The killing of the 17 years old Mahsa Amini ignited the current unrest. Besides awakening the youth, it provided an important symbol that helped congeal a sense of unity throughout Iran. Amini was a young woman but also a Sunni Kurd. Besides the oppression of women, the regime has brutally suppressed Kurds, Sunnis, and all national minorities in Iran. The government’s propaganda machine, sowing the fear of the country’s disintegration, had managed to manufacture silent consent among the majority population. The sympathy for the young woman’s brutal killing on her visit to the capital, Tehran, mitigated the ethnic divide at once. The Kurdish slogan “Woman, Life, Freedom” was immediately adopted as the revolution’s national anthem.

Even more surprising was how the killing of Mahsa Amini and the slogan “Woman. Life. Freedom.” hit a sensitive cord internationally. #Mahsa Amini and the accompanying slogan broke all Twitter records, passing 200 million retweets in less than two weeks. Celebrities, politicians, sports champions, state ministers, and people from all walks of life poured their support internationally. The news of killing and brutality coming from the Islamic Republic has been abundant to a numbing degree for many years – without progressives taking much notice in the West? What was it that resonated with this particular killing?

With the rise of right-wing neofascist movements in America and Europe, the organized assault on women and minority rights, the increase in surveillance, and the curbing of freedoms, it is no surprise that the plight of youth in Iran resonates deeply with a cornered populace around the world. “Woman. Life. Freedom.” can be viewed as an all-inclusive moto uniting all the demands of the working class without regressing to old cliches that can neither capture the realities of today’s struggle nor stimulate the imagination to move away from the most divisive trap of identity politics. What remains of the nonconformist left today is either stuck in the past or receding in closed academic circles as warriors defending identity and social justice devoid of class struggle.

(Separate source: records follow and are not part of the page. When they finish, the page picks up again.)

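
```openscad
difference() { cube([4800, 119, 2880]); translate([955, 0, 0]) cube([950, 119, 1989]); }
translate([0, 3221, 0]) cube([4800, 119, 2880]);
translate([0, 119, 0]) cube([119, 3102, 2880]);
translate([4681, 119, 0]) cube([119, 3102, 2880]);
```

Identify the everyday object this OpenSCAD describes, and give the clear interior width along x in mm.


A single room. The interior width is 4562 mm.

Four walls enclosing a rectangle with a door in the front wall — a room. Outside width 4800 minus two 119 mm walls gives 4562 mm.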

Today, the youth in Iran and the global south have much more in common with their counterparts in Europe, America, China, and Russia than any generation before them, for the apparent reason of internet and social media connectivity. They share the fear of the environmental catastrophe awaiting them, not as citizens of their respective countries but as a human race. They share their disdain for the gerontocracy that rules the planet and has appropriated the resources and the wealth. They value creativity and experience over consumption. In small ways, they have created a shared value economy. Perhaps, ill-fated and naive, their adaptation of bitcoin and cryptocurrency points to their international solidarity, their disappointment with the neoliberal order, and their knowledge and opposition to the power of the financial oligarchy.

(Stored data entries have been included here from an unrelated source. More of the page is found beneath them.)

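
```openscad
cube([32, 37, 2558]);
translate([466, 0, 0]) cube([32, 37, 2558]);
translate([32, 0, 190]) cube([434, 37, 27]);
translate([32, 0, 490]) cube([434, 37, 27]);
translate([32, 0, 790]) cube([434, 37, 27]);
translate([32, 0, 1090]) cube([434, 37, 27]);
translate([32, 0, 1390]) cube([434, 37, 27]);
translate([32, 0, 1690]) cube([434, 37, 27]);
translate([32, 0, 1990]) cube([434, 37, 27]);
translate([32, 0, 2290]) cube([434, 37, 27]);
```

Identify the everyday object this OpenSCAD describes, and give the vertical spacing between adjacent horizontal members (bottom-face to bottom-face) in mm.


A ladder. The rung spacing is 300 mm.

Two tall 32×37 posts with 8 short bars between them — a ladder. Adjacent rungs sit at z = 190 and z = 490, so the spacing is 490 − 190 = 300 mm.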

It is important to point out that the workers in Iran have assembled and are on strike under the banner of “Woman. Life. Freedom,” confirming the youth’s leadership. These youth are the future working class and have already realized and are forming international solidarity. They rightly know that the oligarchs of all nations are cashing out in unison and are fully united in turning the world into a global police state to keep in check the increasing precariat masses locked in their borders and subjugated.

The current revolutionary movement in Iran is a wake-up call to the left. It calls for international solidarity and opportunity for “Another Now” as Iran gears up for the possibility of yet another social revolution. The oligarchs, harmonious with their state representatives in the West, have been waiting for forty years and are lining up to take advantage of Iran’s vast market while the left watches from the sidelines.

Will the left once again betray the revolutionary aspiration of the Iranian people?

Shoja Azari, is an Iranian visual artist and filmmaker based in New York, working with Sherin Neshat, his life-long partner and comrade, on art projects of note and substance. Their last project is Land of Dreams, a magnificent new film set in the United States which takes on an enhanced meaning regarding the New Iranian Revolution.